Assassinat du journaliste Martinez Zogo au Cameroun : révélations sur un crime d’État

Selon les informations obtenues par Reporters sans frontières (RSF), plusieurs membres des services de renseignement camerounais ont été arrêtés et un suspect ayant avoué avoir participé à l’assassinat du journaliste Martinez Zogo assure même que l'actuel garde des Sceaux aurait été le donneur d’ordre.

Plus d’une vingtaine de membres de la Direction générale de la recherche extérieure (DGRE) ont été arrêtés ces derniers jours à Yaoundé, la capitale du Cameroun, en lien avec l’assassinat du journaliste Martinez Zogo, dont le corps mutilé a été retrouvé dimanche 22 janvier. Ces arrestations, qui ont permis de recueillir des dépositions sidérantes, interviennent dans une ambiance de guerre de succession, voire de déstabilisation majeure du régime du président Paul Biya, qui aura 90 ans dans quelques jours.

Le patron du service de contre-espionnage, Léopold Maxime Eko Eko, a lui-même été arrêté. Hier soir, ce dernier niait encore avoir été mis au courant du projet visant à réduire au silence le présentateur d’Amplitude FM. Pourtant, son propre adjoint, le directeur des opérations spéciales Justin Danwe, a fait une déposition saisissante. Dans des aveux rédigés de sa propre main au cours de son interrogatoire, que RSF a pu consulter, celui qui apparaît comme le chef du commando livre un un récit détaillé du plan macabre mis en place pour faire taire le journaliste. Il reconnaît sa propre implication et assure avoir prévenu son supérieur. Un récit accablant qui démontre que l’homicide relève du crime d’État.

Le lieutenant-colonel décrit de manière précise une opération de filature qui a duré une semaine pour connaître les habitudes du journaliste jusqu’à son enlèvement dans la soirée du 17 janvier par des éléments de la DGRE, dont Justin Danwe lui-même, qui a constitué le groupe. Martinez Zogo est alors amené dans un immeuble en construction appartenant à Jean-Pierre Amougou Belinga, un homme d’affaires puissant impliqué, selon le journaliste, dans des opérations de détournements de fonds présumés.

Selon Justin Danwe, Jean-Pierre Amougou Belinga aurait asséné des coups au journaliste dans le sous-sol de son immeuble. L’homme d’affaires aurait alors appelé Laurent Esso, le garde des Sceaux dont il est proche, afin de lui demander quel sort réserver au présentateur radio. D’après ce témoignage, le ministre, un des hommes les plus puissants du régime, lui aurait alors répondu de “finir le travail” pour éviter une nouvelle affaire Paul Chouta, un journaliste laissé pour mort au bord d’une route l’année dernière, après avoir été passé à tabac par un mystérieux commando, qui n’a jamais été identifié.

L’homme d’affaires n’aurait pas assisté à la “fin du travail” que Justin Danwe reconnaît avoir effectué avec ses hommes. Selon des informations obtenues d’une source médicale par RSF, le corps du journaliste a été sévèrement mutilé : doigts coupés, multiples fractures au niveau des bras et des jambes, barre de fer enfoncée dans l’anus…  

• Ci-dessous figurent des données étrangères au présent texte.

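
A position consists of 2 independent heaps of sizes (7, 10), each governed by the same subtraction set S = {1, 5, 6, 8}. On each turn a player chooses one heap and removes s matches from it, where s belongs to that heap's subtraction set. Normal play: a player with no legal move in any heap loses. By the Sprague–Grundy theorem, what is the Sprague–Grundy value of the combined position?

1

All heaps use S = {1, 5, 6, 8}:
G(0) = 0
G(1) = mex{0} = 1
G(2) = mex{1} = 0
G(3) = mex{0} = 1
G(4) = mex{1} = 0
G(5) = mex{0,0} = 1
G(6) = mex{1,1,0} = 2
G(7) = mex{2,0,1} = 3
G(8) = mex{3,1,0,0} = 2
G(9) = mex{2,0,1,1} = 3
G(10) = mex{3,1,0,0} = 2
Heap A: G(7) = 3.
Heap B: G(10) = 2.
Combined Grundy value = 3 ⊕ 2 = 1.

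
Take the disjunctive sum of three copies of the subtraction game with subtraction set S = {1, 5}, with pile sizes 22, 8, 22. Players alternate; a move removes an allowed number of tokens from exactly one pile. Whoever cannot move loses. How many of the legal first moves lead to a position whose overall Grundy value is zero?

0

All piles use S = {1, 5}:
G(0) = 0
G(1) = mex{0} = 1
G(2) = mex{1} = 0
G(3) = mex{0} = 1
G(4) = mex{1} = 0
G(5) = mex{0,0} = 1
G(6) = mex{1,1} = 0
G(7) = mex{0,0} = 1
G(8) = mex{1,1} = 0
G(9) = mex{0,0} = 1
G(10) = mex{1,1} = 0
G(11) = mex{0,0} = 1
G(12) = mex{1,1} = 0
G(13) = mex{0,0} = 1
G(14) = mex{1,1} = 0
G(15) = mex{0,0} = 1
G(16) = mex{1,1} = 0
G(17) = mex{0,0} = 1
G(18) = mex{1,1} = 0
G(19) = mex{0,0} = 1
G(20) = mex{1,1} = 0
G(21) = mex{0,0} = 1
G(22) = mex{1,1} = 0
Pile A: G(22) = 0.
Pile B: G(8) = 0.
Pile C: G(22) = 0.
Combined Grundy value = 0 ⊕ 0 ⊕ 0 = 0.
A winning move leaves total XOR = 0, i.e. changes one component's Grundy value g to g ⊕ X where X is the current total.
Pile A: target g' = 0⊕0 = 0, but every legal move changes the Grundy value (mex property), so 0 moves.
Pile B: target g' = 0⊕0 = 0, but every legal move changes the Grundy value (mex property), so 0 moves.
Pile C: target g' = 0⊕0 = 0, but every legal move changes the Grundy value (mex property), so 0 moves.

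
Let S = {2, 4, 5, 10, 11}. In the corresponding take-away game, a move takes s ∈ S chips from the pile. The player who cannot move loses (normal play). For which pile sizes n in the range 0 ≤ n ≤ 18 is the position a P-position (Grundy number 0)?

0, 1, 7, 8, 14, 15

n :  0  1  2  3  4  5  6  7  8  9 10 11 12 13 14 15 16 17 18
G :  0  0  1  1  2  2  3  0  0  1  1  2  2  3  0  0  1  1  2
P-positions are exactly the n with G(n) = 0.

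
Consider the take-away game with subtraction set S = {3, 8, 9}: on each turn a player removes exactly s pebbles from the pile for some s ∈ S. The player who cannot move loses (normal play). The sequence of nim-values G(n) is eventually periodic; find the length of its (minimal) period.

17

n :  0  1  2  3  4  5  6  7  8  9 10 11 12 13 14 15 16 17 18 19 20 21 22 23 24 25 26 27 28 29 30 31 32 33 34 35
G :  0  0  0  1  1  1  0  0  2  1  1  3  0  0  2  1  1  0  0  0  1  1  1  0  0  2  1  1  3  0  0  2  1  1  0  0
G(n+17) = G(n) holds for n = 0,…,8 (a full window of length max(S) = 9), so the sequence is purely periodic with period 17.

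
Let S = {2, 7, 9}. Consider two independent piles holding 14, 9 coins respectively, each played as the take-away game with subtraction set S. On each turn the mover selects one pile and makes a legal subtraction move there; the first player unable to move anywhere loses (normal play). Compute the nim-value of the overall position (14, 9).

1

All piles use S = {2, 7, 9}:
G(0) = 0
G(1) = mex{} = 0
G(2) = mex{0} = 1
G(3) = mex{0} = 1
G(4) = mex{1} = 0
G(5) = mex{1} = 0
G(6) = mex{0} = 1
G(7) = mex{0,0} = 1
G(8) = mex{1,0} = 2
G(9) = mex{1,1,0} = 2
G(10) = mex{2,1,0} = 3
G(11) = mex{2,0,1} = 3
G(12) = mex{3,0,1} = 2
G(13) = mex{3,1,0} = 2
G(14) = mex{2,1,0} = 3
Pile A: G(14) = 3.
Pile B: G(9) = 2.
Combined Grundy value = 3 ⊕ 2 = 1.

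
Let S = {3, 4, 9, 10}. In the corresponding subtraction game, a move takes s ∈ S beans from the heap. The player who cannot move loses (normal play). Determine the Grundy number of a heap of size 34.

0

n :  0  1  2  3  4  5  6  7  8  9 10 11 12 13 14 15 16 17 18 19 20 21 22 23 24 25 26 27 28 29 30 31 32 33 34
G :  0  0  0  1  1  1  2  0  0  3  1  1  2  0  0  0  1  1  1  2  0  0  3  1  1  2  0  0  0  1  1  1  2  0  0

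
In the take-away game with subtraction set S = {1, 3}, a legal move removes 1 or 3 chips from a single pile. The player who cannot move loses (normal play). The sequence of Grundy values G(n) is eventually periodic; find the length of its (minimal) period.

2

n :  0  1  2  3  4  5  6  7  8  9 10 11 12 13 14
G :  0  1  0  1  0  1  0  1  0  1  0  1  0  1  0
G(n+2) = G(n) holds for n = 0,…,2 (a full window of length max(S) = 3), so the sequence is purely periodic with period 2.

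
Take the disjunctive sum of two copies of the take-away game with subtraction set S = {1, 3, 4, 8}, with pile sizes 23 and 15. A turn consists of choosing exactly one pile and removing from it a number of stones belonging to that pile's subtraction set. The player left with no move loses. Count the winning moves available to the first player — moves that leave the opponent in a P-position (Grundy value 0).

All piles use S = {1, 3, 4, 8}:
n :  0  1  2  3  4  5  6  7  8  9 10 11 12 13 14 15 16 17 18 19 20 21 22 23
G :  0  1  0  1  2  3  2  0  1  0  1  2  3  2  0  1  0  1  2  3  2  0  1  0
Pile A: G(23) = 0.
Pile B: G(15) = 1.
Combined Grundy value = 0 ⊕ 1 = 1.
A winning move leaves total XOR = 0, i.e. changes one component's Grundy value g to g ⊕ X where X is the current total.
Pile A: need g' = 0⊕1 = 1. Options: 23−1→G=1, 23−3→G=2, 23−4→G=3, 23−8→G=1. Hits: 2.
Pile B: need g' = 1⊕1 = 0. Options: 15−1→G=0, 15−3→G=3, 15−4→G=2, 15−8→G=0. Hits: 2.

4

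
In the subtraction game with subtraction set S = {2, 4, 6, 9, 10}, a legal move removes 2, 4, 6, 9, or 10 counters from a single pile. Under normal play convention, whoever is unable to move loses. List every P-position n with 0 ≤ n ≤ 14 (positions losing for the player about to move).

0, 1, 8, 13

n :  0  1  2  3  4  5  6  7  8  9 10 11 12 13 14
G :  0  0  1  1  2  2  3  3  0  4  1  5  2  0  3
P-positions are exactly the n with G(n) = 0.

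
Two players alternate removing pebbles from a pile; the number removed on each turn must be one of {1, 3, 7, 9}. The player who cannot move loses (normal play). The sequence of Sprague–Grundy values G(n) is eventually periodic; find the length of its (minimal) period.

2

n :  0  1  2  3  4  5  6  7  8  9 10 11 12 13 14
G :  0  1  0  1  0  1  0  1  0  1  0  1  0  1  0
G(n+2) = G(n) holds for n = 0,…,8 (a full window of length max(S) = 9), so the sequence is purely periodic with period 2.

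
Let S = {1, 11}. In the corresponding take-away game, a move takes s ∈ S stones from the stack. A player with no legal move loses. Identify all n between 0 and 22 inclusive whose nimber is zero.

n :  0  1  2  3  4  5  6  7  8  9 10 11 12 13 14 15 16 17 18 19 20 21 22
G :  0  1  0  1  0  1  0  1  0  1  0  1  0  1  0  1  0  1  0  1  0  1  0
P-positions are exactly the n with G(n) = 0.

0, 2, 4, 6, 8, 10, 12, 14, 16, 18, 20, 22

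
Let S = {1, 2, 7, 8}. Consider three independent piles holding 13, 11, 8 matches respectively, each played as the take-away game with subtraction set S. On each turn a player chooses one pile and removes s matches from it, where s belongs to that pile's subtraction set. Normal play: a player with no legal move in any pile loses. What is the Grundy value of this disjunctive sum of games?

1

All piles use S = {1, 2, 7, 8}:
G(0) = 0
G(1) = mex{0} = 1
G(2) = mex{1,0} = 2
G(3) = mex{2,1} = 0
G(4) = mex{0,2} = 1
G(5) = mex{1,0} = 2
G(6) = mex{2,1} = 0
G(7) = mex{0,2,0} = 1
G(8) = mex{1,0,1,0} = 2
G(9) = mex{2,1,2,1} = 0
G(10) = mex{0,2,0,2} = 1
G(11) = mex{1,0,1,0} = 2
G(12) = mex{2,1,2,1} = 0
G(13) = mex{0,2,0,2} = 1
Pile A: G(13) = 1.
Pile B: G(11) = 2.
Pile C: G(8) = 2.
Combined Grundy value = 1 ⊕ 2 ⊕ 2 = 1.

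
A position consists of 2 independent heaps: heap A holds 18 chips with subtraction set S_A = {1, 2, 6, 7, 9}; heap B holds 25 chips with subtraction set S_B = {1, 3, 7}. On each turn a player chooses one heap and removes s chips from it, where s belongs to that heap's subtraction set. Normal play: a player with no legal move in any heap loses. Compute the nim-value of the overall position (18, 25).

Heap A, S = {1, 2, 6, 7, 9}:
G(0) = 0
G(1) = mex{0} = 1
G(2) = mex{1,0} = 2
G(3) = mex{2,1} = 0
G(4) = mex{0,2} = 1
G(5) = mex{1,0} = 2
G(6) = mex{2,1,0} = 3
G(7) = mex{3,2,1,0} = 4
G(8) = mex{4,3,2,1} = 0
G(9) = mex{0,4,0,2,0} = 1
G(10) = mex{1,0,1,0,1} = 2
G(11) = mex{2,1,2,1,2} = 0
G(12) = mex{0,2,3,2,0} = 1
G(13) = mex{1,0,4,3,1} = 2
G(14) = mex{2,1,0,4,2} = 3
G(15) = mex{3,2,1,0,3} = 4
G(16) = mex{4,3,2,1,4} = 0
G(17) = mex{0,4,0,2,0} = 1
G(18) = mex{1,0,1,0,1} = 2
G_A(18) = 2.
Heap B, S = {1, 3, 7}:
n :  0  1  2  3  4  5  6  7  8  9 10 11 12 13 14 15 16 17 18 19 20 21 22 23 24 25
G :  0  1  0  1  0  1  0  1  0  1  0  1  0  1  0  1  0  1  0  1  0  1  0  1  0  1
G_B(25) = 1.
Combined Grundy value = 2 ⊕ 1 = 3.

3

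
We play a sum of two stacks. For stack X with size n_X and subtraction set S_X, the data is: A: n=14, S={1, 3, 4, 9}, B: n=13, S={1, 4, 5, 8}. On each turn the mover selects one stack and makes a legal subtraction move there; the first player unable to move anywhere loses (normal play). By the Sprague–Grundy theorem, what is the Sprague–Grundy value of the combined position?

2

Stack A, S = {1, 3, 4, 9}:
n :  0  1  2  3  4  5  6  7  8  9 10 11 12 13 14
G :  0  1  0  1  2  3  2  0  1  4  3  2  0  1  0
G_A(14) = 0.
Stack B, S = {1, 4, 5, 8}:
n :  0  1  2  3  4  5  6  7  8  9 10 11 12 13
G :  0  1  0  1  2  3  2  3  4  0  1  0  1  2
G_B(13) = 2.
Combined Grundy value = 0 ⊕ 2 = 2.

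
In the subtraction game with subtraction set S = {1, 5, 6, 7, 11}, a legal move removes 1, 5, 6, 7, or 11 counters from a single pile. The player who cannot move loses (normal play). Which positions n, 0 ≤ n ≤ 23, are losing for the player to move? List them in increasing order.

0, 2, 4, 12, 14, 16

n :  0  1  2  3  4  5  6  7  8  9 10 11 12 13 14 15 16 17 18 19 20 21 22 23
G :  0  1  0  1  0  1  2  3  2  3  2  3  0  1  0  1  0  1  2  3  2  3  2  3
P-positions are exactly the n with G(n) = 0.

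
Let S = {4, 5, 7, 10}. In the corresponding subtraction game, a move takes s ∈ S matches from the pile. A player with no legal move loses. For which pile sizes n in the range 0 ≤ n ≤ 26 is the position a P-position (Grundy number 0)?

0, 1, 2, 3, 14, 15, 16, 17

n :  0  1  2  3  4  5  6  7  8  9 10 11 12 13 14 15 16 17 18 19 20 21 22 23 24 25 26
G :  0  0  0  0  1  1  1  1  2  2  2  2  3  3  0  0  0  0  1  1  1  1  2  2  2  2  3
P-positions are exactly the n with G(n) = 0.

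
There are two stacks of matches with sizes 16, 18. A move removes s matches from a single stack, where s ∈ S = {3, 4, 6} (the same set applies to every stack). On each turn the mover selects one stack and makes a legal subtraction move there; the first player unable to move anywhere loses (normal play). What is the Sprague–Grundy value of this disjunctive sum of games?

All stacks use S = {3, 4, 6}:
n :  0  1  2  3  4  5  6  7  8  9 10 11 12 13 14 15 16 17 18
G :  0  0  0  1  1  1  2  2  2  0  0  0  1  1  1  2  2  2  0
Stack A: G(16) = 2.
Stack B: G(18) = 0.
Combined Grundy value = 2 ⊕ 0 = 2.

2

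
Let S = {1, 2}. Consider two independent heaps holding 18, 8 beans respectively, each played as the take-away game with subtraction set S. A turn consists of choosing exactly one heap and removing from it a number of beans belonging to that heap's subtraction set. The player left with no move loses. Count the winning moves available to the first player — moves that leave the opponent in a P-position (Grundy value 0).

2

All heaps use S = {1, 2}:
G(0) = 0
G(1) = mex{0} = 1
G(2) = mex{1,0} = 2
G(3) = mex{2,1} = 0
G(4) = mex{0,2} = 1
G(5) = mex{1,0} = 2
G(6) = mex{2,1} = 0
G(7) = mex{0,2} = 1
G(8) = mex{1,0} = 2
G(9) = mex{2,1} = 0
G(10) = mex{0,2} = 1
G(11) = mex{1,0} = 2
G(12) = mex{2,1} = 0
G(13) = mex{0,2} = 1
G(14) = mex{1,0} = 2
G(15) = mex{2,1} = 0
G(16) = mex{0,2} = 1
G(17) = mex{1,0} = 2
G(18) = mex{2,1} = 0
Heap A: G(18) = 0.
Heap B: G(8) = 2.
Combined Grundy value = 0 ⊕ 2 = 2.
A winning move leaves total XOR = 0, i.e. changes one component's Grundy value g to g ⊕ X where X is the current total.
Heap A: need g' = 0⊕2 = 2. Options: 18−1→G=2, 18−2→G=1. Hits: 1.
Heap B: need g' = 2⊕2 = 0. Options: 8−1→G=1, 8−2→G=0. Hits: 1.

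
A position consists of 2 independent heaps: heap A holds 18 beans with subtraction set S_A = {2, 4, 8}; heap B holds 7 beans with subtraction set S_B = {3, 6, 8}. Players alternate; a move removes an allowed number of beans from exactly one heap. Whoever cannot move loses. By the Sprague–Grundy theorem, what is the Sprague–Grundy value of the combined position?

2

Heap A, S = {2, 4, 8}:
G(0) = 0
G(1) = mex{} = 0
G(2) = mex{0} = 1
G(3) = mex{0} = 1
G(4) = mex{1,0} = 2
G(5) = mex{1,0} = 2
G(6) = mex{2,1} = 0
G(7) = mex{2,1} = 0
G(8) = mex{0,2,0} = 1
G(9) = mex{0,2,0} = 1
G(10) = mex{1,0,1} = 2
G(11) = mex{1,0,1} = 2
G(12) = mex{2,1,2} = 0
G(13) = mex{2,1,2} = 0
G(14) = mex{0,2,0} = 1
G(15) = mex{0,2,0} = 1
G(16) = mex{1,0,1} = 2
G(17) = mex{1,0,1} = 2
G(18) = mex{2,1,2} = 0
G_A(18) = 0.
Heap B, S = {3, 6, 8}:
n : 0 1 2 3 4 5 6 7
G : 0 0 0 1 1 1 2 2
G_B(7) = 2.
Combined Grundy value = 0 ⊕ 2 = 2.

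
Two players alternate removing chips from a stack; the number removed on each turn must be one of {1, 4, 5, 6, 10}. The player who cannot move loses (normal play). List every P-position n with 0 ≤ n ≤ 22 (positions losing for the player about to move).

0, 2, 9, 11, 18, 20

n :  0  1  2  3  4  5  6  7  8  9 10 11 12 13 14 15 16 17 18 19 20 21 22
G :  0  1  0  1  2  3  2  3  4  0  1  0  1  2  3  2  3  4  0  1  0  1  2
P-positions are exactly the n with G(n) = 0.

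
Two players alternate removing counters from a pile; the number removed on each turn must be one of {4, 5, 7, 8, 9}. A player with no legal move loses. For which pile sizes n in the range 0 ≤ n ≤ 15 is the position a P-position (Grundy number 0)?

G(0) = 0
G(1) = mex{} = 0
G(2) = mex{} = 0
G(3) = mex{} = 0
G(4) = mex{0} = 1
G(5) = mex{0,0} = 1
G(6) = mex{0,0} = 1
G(7) = mex{0,0,0} = 1
G(8) = mex{1,0,0,0} = 2
G(9) = mex{1,1,0,0,0} = 2
G(10) = mex{1,1,0,0,0} = 2
G(11) = mex{1,1,1,0,0} = 2
G(12) = mex{2,1,1,1,0} = 3
G(13) = mex{2,2,1,1,1} = 0
G(14) = mex{2,2,1,1,1} = 0
G(15) = mex{2,2,2,1,1} = 0
P-positions are exactly the n with G(n) = 0.

0, 1, 2, 3, 13, 14, 15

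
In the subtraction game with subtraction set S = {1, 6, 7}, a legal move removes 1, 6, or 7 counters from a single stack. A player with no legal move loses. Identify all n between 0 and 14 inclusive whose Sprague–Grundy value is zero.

n :  0  1  2  3  4  5  6  7  8  9 10 11 12 13 14
G :  0  1  0  1  0  1  2  3  2  3  2  3  0  1  0
P-positions are exactly the n with G(n) = 0.

0, 2, 4, 12, 14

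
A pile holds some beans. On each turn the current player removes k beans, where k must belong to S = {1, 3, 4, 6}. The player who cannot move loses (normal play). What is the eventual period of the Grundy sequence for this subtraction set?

n :  0  1  2  3  4  5  6  7  8  9 10 11 12 13 14 15
G :  0  1  0  1  2  3  2  0  1  0  1  2  3  2  0  1
G(n+7) = G(n) holds for n = 0,…,5 (a full window of length max(S) = 6), so the sequence is purely periodic with period 7.

7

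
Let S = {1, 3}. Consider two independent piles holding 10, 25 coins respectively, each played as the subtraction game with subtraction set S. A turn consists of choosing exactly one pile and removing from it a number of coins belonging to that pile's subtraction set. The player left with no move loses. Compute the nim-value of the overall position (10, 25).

1

All piles use S = {1, 3}:
G(0) = 0
G(1) = mex{0} = 1
G(2) = mex{1} = 0
G(3) = mex{0,0} = 1
G(4) = mex{1,1} = 0
G(5) = mex{0,0} = 1
G(6) = mex{1,1} = 0
G(7) = mex{0,0} = 1
G(8) = mex{1,1} = 0
G(9) = mex{0,0} = 1
G(10) = mex{1,1} = 0
G(11) = mex{0,0} = 1
G(12) = mex{1,1} = 0
G(13) = mex{0,0} = 1
G(14) = mex{1,1} = 0
G(15) = mex{0,0} = 1
G(16) = mex{1,1} = 0
G(17) = mex{0,0} = 1
G(18) = mex{1,1} = 0
G(19) = mex{0,0} = 1
G(20) = mex{1,1} = 0
G(21) = mex{0,0} = 1
G(22) = mex{1,1} = 0
G(23) = mex{0,0} = 1
G(24) = mex{1,1} = 0
G(25) = mex{0,0} = 1
Pile A: G(10) = 0.
Pile B: G(25) = 1.
Combined Grundy value = 0 ⊕ 1 = 1.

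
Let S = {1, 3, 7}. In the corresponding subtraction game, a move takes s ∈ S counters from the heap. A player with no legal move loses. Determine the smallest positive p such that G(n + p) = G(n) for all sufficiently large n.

2

G(0) = 0
G(1) = mex{0} = 1
G(2) = mex{1} = 0
G(3) = mex{0,0} = 1
G(4) = mex{1,1} = 0
G(5) = mex{0,0} = 1
G(6) = mex{1,1} = 0
G(7) = mex{0,0,0} = 1
G(8) = mex{1,1,1} = 0
G(9) = mex{0,0,0} = 1
G(10) = mex{1,1,1} = 0
G(11) = mex{0,0,0} = 1
G(12) = mex{1,1,1} = 0
G(13) = mex{0,0,0} = 1
G(14) = mex{1,1,1} = 0
G(n+2) = G(n) holds for n = 0,…,6 (a full window of length max(S) = 7), so the sequence is purely periodic with period 2.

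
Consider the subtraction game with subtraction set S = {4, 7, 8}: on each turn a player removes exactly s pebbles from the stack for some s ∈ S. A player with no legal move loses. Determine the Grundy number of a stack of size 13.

G(0) = 0
G(1) = mex{} = 0
G(2) = mex{} = 0
G(3) = mex{} = 0
G(4) = mex{0} = 1
G(5) = mex{0} = 1
G(6) = mex{0} = 1
G(7) = mex{0,0} = 1
G(8) = mex{1,0,0} = 2
G(9) = mex{1,0,0} = 2
G(10) = mex{1,0,0} = 2
G(11) = mex{1,1,0} = 2
G(12) = mex{2,1,1} = 0
G(13) = mex{2,1,1} = 0

0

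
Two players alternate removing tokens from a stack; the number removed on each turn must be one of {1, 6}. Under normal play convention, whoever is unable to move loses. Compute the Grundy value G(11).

0

n :  0  1  2  3  4  5  6  7  8  9 10 11
G :  0  1  0  1  0  1  2  0  1  0  1  0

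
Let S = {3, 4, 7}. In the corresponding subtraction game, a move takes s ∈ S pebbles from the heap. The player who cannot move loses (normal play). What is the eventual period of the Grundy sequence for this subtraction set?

G(0) = 0
G(1) = mex{} = 0
G(2) = mex{} = 0
G(3) = mex{0} = 1
G(4) = mex{0,0} = 1
G(5) = mex{0,0} = 1
G(6) = mex{1,0} = 2
G(7) = mex{1,1,0} = 2
G(8) = mex{1,1,0} = 2
G(9) = mex{2,1,0} = 3
G(10) = mex{2,2,1} = 0
G(11) = mex{2,2,1} = 0
G(12) = mex{3,2,1} = 0
G(13) = mex{0,3,2} = 1
G(14) = mex{0,0,2} = 1
G(15) = mex{0,0,2} = 1
G(16) = mex{1,0,3} = 2
G(17) = mex{1,1,0} = 2
G(18) = mex{1,1,0} = 2
G(19) = mex{2,1,0} = 3
G(20) = mex{2,2,1} = 0
G(21) = mex{2,2,1} = 0
G(n+10) = G(n) holds for n = 0,…,6 (a full window of length max(S) = 7), so the sequence is purely periodic with period 10.

10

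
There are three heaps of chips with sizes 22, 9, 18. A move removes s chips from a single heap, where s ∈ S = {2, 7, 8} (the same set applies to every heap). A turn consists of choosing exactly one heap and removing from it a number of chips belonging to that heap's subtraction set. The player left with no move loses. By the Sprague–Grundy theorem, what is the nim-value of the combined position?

All heaps use S = {2, 7, 8}:
G(0) = 0
G(1) = mex{} = 0
G(2) = mex{0} = 1
G(3) = mex{0} = 1
G(4) = mex{1} = 0
G(5) = mex{1} = 0
G(6) = mex{0} = 1
G(7) = mex{0,0} = 1
G(8) = mex{1,0,0} = 2
G(9) = mex{1,1,0} = 2
G(10) = mex{2,1,1} = 0
G(11) = mex{2,0,1} = 3
G(12) = mex{0,0,0} = 1
G(13) = mex{3,1,0} = 2
G(14) = mex{1,1,1} = 0
G(15) = mex{2,2,1} = 0
G(16) = mex{0,2,2} = 1
G(17) = mex{0,0,2} = 1
G(18) = mex{1,3,0} = 2
G(19) = mex{1,1,3} = 0
G(20) = mex{2,2,1} = 0
G(21) = mex{0,0,2} = 1
G(22) = mex{0,0,0} = 1
Heap A: G(22) = 1.
Heap B: G(9) = 2.
Heap C: G(18) = 2.
Combined Grundy value = 1 ⊕ 2 ⊕ 2 = 1.

1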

L’enquête qui est dirigée par une commission mixte composée de gendarmes et de policiers mis en place sur instruction du président de la République Paul Biya, a donc connu des avancées notables au cours des derniers jours. Jusqu'où ira-t-elle ? Selon nos informations, d’autres personnalités importantes dont plusieurs ministres proches de Jean-Pierre Amougou Belinga pourraient avoir été mises au courant et pourraient même être impliquées dans le projet ayant conduit à l’assassinat de Martinez Zogo. L’issue des investigations demeure très incertaine tant les ramifications de cette affaire remontent au plus haut niveau de l’État dans un contexte décrit par plusieurs sources locales comme quasi insurrectionnel. Un temps annoncé arrêté la nuit dernière, Jean-Pierre Amougou Belinga, est finalement apparu dans l’une de ses sociétés ce matin affichant une sérénité déconcertante compte tenu des accusations pesant contre lui. 

RSF a tenté à plusieurs reprises de joindre le garde des Sceaux Laurent Esso sans y parvenir.

Le Cameroun occupe la 118e place sur 180 pays au Classement mondial de la liberté de la presse établi par RSF en 2022.